Despite the mea culpa, however, Bankman-Fried insisted that the company was salvageable, and that if he had not been pressed into filing for bankruptcy in mid-November he could have saved it.
“We likely could have raised significant funding,” he wrote. “Potential interest in billions of dollars of funding came in roughly eight minutes after I signed the chapter 11 docs. Between those funds, the billions of dollars of collateral the company still held, and the interest we’d received from other parties, I think that we probably could have returned large value to customers and saved the business.
“An extreme amount of coordinated pressure came, out of desperation, to file for bankruptcy for all of FTX – even entities that were solvent – and despite other jurisdictions’ claims … I reluctantly gave in to that pressure, even though I should have known better; I wish I had listened to those of you who saw and still see value in the platform, which was and is my belief as well.”
In the letter, Bankman-Fried reiterated claims that FTX was a fundamentally healthy business, presenting a narrative of its downfall that showed it with assets of $60bn, against only $2bn of liabilities, as recently as this spring.

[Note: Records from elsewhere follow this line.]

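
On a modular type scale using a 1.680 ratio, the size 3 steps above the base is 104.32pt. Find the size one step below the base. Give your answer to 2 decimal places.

Moving from step +3 to step -1 is 4 steps down, so divide by r⁴.
104.32 ÷ 1.680⁴ = 104.32 ÷ 7.96594 ≈ 13.096

13.10pt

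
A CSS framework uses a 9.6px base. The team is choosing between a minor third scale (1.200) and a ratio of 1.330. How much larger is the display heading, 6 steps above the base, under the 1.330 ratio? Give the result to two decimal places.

Minor third: 9.6 × 1.200⁶ = 28.6654px
At 1.330: 9.6 × 1.330⁶ = 53.1350px
Difference: 53.1350 − 28.6654 = 24.4696px

24.47px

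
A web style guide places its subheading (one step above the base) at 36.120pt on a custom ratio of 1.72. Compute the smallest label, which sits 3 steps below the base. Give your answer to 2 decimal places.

The gap is -3 − (1) = -4 steps, so the factor is 1.72^-4.
36.120 ÷ 1.72⁴ = 36.120 ÷ 8.75213 ≈ 4.127

4.13pt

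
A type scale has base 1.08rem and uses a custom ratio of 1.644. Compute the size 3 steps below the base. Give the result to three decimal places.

0.243rem

1.08 ÷ 1.644³ = 1.08 ÷ 4.44330 ≈ 0.243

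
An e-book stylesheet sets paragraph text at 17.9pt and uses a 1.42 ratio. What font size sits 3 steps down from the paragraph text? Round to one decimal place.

6.3pt

A modular type scale is a geometric sequence: sizeₙ = base × rⁿ.
17.9 ÷ 1.42³ = 17.9 ÷ 2.86329 ≈ 6.25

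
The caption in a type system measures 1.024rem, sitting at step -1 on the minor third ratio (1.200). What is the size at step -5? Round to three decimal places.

1.024 ÷ 1.200⁴ = 1.024 ÷ 2.07360 ≈ 0.494

0.494rem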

Since then, he says, two crashes in crypto markets led to its assets drop
ping in value, even as more customers fled to the platform. In November, its assets had fallen down to $17bn, before “a run on the bank” resulted in $8bn of withdrawals in a few days. The coup de grace, he said, was discovering a further $8bn of liabilities “because of old fiat deposits before FTX had bank accounts”, which left the company just barely solvent.

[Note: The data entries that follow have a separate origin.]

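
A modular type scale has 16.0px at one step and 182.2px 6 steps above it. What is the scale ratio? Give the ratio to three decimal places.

The ratio satisfies 16.0 × r⁶ = 182.2, so r = (182.2 / 16.0)^(1/6).
r = 11.3875^(1/6) ≈ 1.4999

1.500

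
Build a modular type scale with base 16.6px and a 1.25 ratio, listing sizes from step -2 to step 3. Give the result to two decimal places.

10.62px, 13.28px, 16.60px, 20.75px, 25.94px, 32.42px

Step -2: 16.6 ÷ 1.25² = 10.62
Step -1: 16.6 ÷ 1.25 = 13.28
Step 0: 16.6px
Step 1: 16.6 × 1.25 = 20.75
Step 2: 16.6 × 1.25² = 25.94
Step 3: 16.6 × 1.25³ = 32.42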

“I never intended this to happen,” Bankman-Fried wrote. “I did not realise the full extent of the margin position, nor did I realise the magnitude of the risk posed by a hyper-correlated crash.”

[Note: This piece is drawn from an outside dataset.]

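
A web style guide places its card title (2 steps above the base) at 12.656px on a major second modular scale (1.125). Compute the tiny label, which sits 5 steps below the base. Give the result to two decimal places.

5.55px

The gap is -5 − (2) = -7 steps, so the factor is 1.125^-7.
12.656 ÷ 1.125⁷ = 12.656 ÷ 2.28070 ≈ 5.549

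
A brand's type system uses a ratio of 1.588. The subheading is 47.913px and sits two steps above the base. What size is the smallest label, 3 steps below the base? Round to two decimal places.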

However, the exculpatory tale presented by the former CEO – who was replaced in mid-November by John J Ray III, the bankruptcy specialist who oversaw the winding up of Enron 20 years ago and has said FTX is the worst case he has seen – has been criticised by observers.
Bankman-Fried presents the company’s finances “marking everything to market, regardless of liquidity” – assuming that the huge deposits of crypto assets that FTX holds can be sold at something approaching market prices.
For large markets such as bitcoin or ethereum, that assumption may be true. However, FTX has denominated billions of dollars of its assets in tokens, such as serum and FTT, that it controls. According to a balance sheet prepared by Bankman-Fried shortly before
FTX’s bankruptcy, $2.5bn of the company’s assets were in a token FTX had created, which had a total market cap of only $80m.
Delaware bankruptcy court heard on Tuesday how the former chief executive had run FTX as his “personal fiefdom”. Lawyers for the company told the court that 8% of the FTX group’s customers were based in the UK, representing about 80,000 unsecured creditors.
The majority of those customers are believed to be corporate clients and investment professionals, using the lightly regulated FTX International exchange to make risky leveraged bets on cryptocurrency values.
After the collapse of FTX, the online bank Starling announced a seven-month suspension of all customer deposits to cryptocurrency exchanges, citing the risk to consumers. The suspension would be reviewed in June 2023, the bank said.